Rangoon, Burma - While international aid groups and world leaders have been clamoring for greater access or accusing the government of Burma (Myanmar) of neglecting cyclone victims, the junta has effectively parceled out areas of the disaster zone to the country's corporate leaders.
They are a "who's who" of Burma's business class: powerful execs with close ties to the ruling military junta, some of them under Western sanctions for that reason.
Despite those connections – indeed, because they have enabled these men to distribute badly needed relief – foreign aid workers in Burma, their own efforts inhibited by the junta, are partnering with these businessmen-turned-relief workers.
Andrew Kirkwood, Burma director for Save the Children, has been sharing boats and distribution networks in the hard-hit Irrawaddy Delta with corporate-relief volunteers from Serge Pun Associates.
"They've been doing a lot of good things. They have a lot of assets, and they've been putting it to good use," he says. "We've been coordinating at various levels to reach as many people as possible."
Burma's power class
A week after the May 2-3 cyclone Nargis left an estimated 134,000 dead or missing and 2.4 million more affected, the government put out a call asking business leaders to volunteer for relief operations, says James Kong, a Hong Kong-based surgeon and former head of Rangoon's Pun Hlaing International Hospital, who has returned to help his native Burma.
Some of them are under Western sanctions. Others hold foreign passports, work with business leaders across Asia, and have publicly listed companies on Asian markets.
On May 12, a number of executives formed the Cape Negrais Committee, named after the site where the cyclone first slammed into southern Burma's Irrawaddy Delta.
The team has so far helped 45,000 to 75,000 people on Middle Island, one of their areas of operation in the delta, says Mark Tippetts, an Englishman and longtime Burma resident who oversees the Pun Hlaing golf course, a favorite haunt of Burma's elite.
The hard-to-reach delta is where many of the more than one million people who have yet to receive aid are located, according to the United Nations.
Htoo Trading, led by young entrepreneur Tay Za, is operating in the delta's Bogale area. Tay Za came under US economic sanctions last October when President Bush tightened restrictions on ranking members of Burma's ruling junta and associated business groups.

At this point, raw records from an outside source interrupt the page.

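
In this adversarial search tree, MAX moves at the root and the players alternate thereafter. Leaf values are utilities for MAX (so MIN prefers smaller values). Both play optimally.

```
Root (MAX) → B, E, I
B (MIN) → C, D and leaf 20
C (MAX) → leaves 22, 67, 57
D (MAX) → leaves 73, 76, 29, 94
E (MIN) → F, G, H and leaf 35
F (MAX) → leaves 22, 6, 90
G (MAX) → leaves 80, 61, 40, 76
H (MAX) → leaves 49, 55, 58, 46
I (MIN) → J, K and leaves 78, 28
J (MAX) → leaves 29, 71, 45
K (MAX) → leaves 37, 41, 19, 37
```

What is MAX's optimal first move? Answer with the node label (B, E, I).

E

C (MAX): max(22, 67, 57) = 67
D (MAX): max(73, 76, 29, 94) = 94
B (MIN): min(67, 94, 20) = 20
F (MAX): max(22, 6, 90) = 90
G (MAX): max(80, 61, 40, 76) = 80
H (MAX): max(49, 55, 58, 46) = 58
E (MIN): min(90, 80, 58, 35) = 35
J (MAX): max(29, 71, 45) = 71
K (MAX): max(37, 41, 19, 37) = 41
I (MIN): min(71, 41, 78, 28) = 28
Root (MAX): max(20, 35, 28) = 35
MAX picks the child with the highest value: E (value 35).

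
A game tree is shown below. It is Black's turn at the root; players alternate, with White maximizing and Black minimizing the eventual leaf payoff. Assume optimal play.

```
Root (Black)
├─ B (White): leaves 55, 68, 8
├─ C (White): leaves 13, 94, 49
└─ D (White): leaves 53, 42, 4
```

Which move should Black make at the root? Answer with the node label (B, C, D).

D

B (White): max(55, 68, 8) = 68
C (White): max(13, 94, 49) = 94
D (White): max(53, 42, 4) = 53
Root (Black): min(68, 94, 53) = 53
Black picks the child with the lowest value: D (value 53).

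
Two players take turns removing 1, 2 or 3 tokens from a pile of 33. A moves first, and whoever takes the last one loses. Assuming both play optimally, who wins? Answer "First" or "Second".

Positions where the player to move wins (W) vs loses (L):
i:   0  1  2  3  4  5  6  7  8  9 10 11 12 13 14 15 16 17 18 19 20 21 22 23 24 25 26 27 28 29 30 31 32 33
     W  L  W  W  W  L  W  W  W  L  W  W  W  L  W  W  W  L  W  W  W  L  W  W  W  L  W  W  W  L  W  W  W  L
Position 33 is L, so the second player wins.

Second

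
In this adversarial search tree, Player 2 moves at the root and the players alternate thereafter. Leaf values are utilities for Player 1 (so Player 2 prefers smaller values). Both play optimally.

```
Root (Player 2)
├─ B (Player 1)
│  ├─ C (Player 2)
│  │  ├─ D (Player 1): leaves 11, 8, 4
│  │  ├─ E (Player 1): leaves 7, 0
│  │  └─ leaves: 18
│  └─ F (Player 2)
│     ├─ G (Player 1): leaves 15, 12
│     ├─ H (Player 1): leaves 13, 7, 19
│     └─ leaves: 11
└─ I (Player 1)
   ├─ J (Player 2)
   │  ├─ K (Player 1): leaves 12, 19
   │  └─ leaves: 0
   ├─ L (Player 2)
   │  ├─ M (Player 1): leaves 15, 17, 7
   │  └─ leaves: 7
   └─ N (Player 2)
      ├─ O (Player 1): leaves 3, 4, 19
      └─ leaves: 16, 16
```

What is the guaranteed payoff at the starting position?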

Another company, Max Myanmar Ltd., is running relief operations in the town of Labutta.
'He's got boats'
Save the Children, a respected international organization which has reached about 300,000 cyclone survivors in Burma, is working closely with Serge Pun, the chairman of Yoma Bank and 40 other companies, who is not under US sanctions.

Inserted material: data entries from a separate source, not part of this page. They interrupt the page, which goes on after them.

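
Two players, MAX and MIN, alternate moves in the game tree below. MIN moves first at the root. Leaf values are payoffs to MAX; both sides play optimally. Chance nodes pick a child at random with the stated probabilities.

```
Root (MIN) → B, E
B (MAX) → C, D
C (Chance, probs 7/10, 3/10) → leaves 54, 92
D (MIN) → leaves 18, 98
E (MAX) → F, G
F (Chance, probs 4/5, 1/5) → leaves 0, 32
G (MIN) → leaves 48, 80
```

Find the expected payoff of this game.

C (Chance): 7/10·54 + 3/10·92 = 65.4
D (MIN): min(18, 98) = 18
B (MAX): max(65.4, 18) = 65.4
F (Chance): 4/5·0 + 1/5·32 = 6.4
G (MIN): min(48, 80) = 48
E (MAX): max(6.4, 48) = 48
Root (MIN): min(65.4, 48) = 48

48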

"I feel absolutely comfortable with our relationship with him," says Mr. Kirkwood, adding that, before accepting Pun's offer to help, the aid agency conducted a background check and concluded there was no reason to refuse.
"He's got boats and people and warehouses, and we've got lots of aid to deliver, and together we can get stuff to people who need it," Kirkwood continues.
Pun, who is pioneering private healthcare in Burma, flew back to the country on May 11 and converted his companies' executives, as well as doctors at Pun Hlaing hospital, into volunteer aid workers.
After some quick training on how to handle emergencies and trauma, 12 doctors and a team of nurses and support staff headed deep into the delta.
They endured seven-hour boat rides amid stormy currents and rain, says Joseph Lopez, chief operating officer at Pun Hlaing hospital.
Corporate efforts: good, not enough
International aid workers and Western diplomats are quick to praise the heroic response of private groups and individuals in Burma to the disaster.
But Western diplomats say this shouldn't distract from the regime's continued obstruction of foreign aid and equipment and refusal to allow many foreign experts into the disaster zone.
"There no doubt they [the business groups] are helping people get access to aid and medicine, says a Western diplomat.
"But rather than rely on local businesspeople with no aid experience, it makes more sense for experts to be allowed to mobilize properly," the diplomat continues.
Last Wednesday, a prominent entertainer and political activist known as Zarganar, who had led private relief operations in the Delta, was arrested at his home in Rangoon.
His detention may be linked to his background and his speaking out critically against the government to foreign media, says Win Min, an exiled Burmese professor in Chiang Mai, Thailand, adding that it sends a worrying signal to other private groups.
"If Zarganar can be arrested, anyone can be arrested if the government is angered by what you're doing" in the delta, says Win Min.
Media reports have carried accounts of Burmese being prevented from driving to the delta with aid supplies and of private trucks being seized by police and soldiers.
• Simon Montlake contributed reporting from Bangkok, Thailand.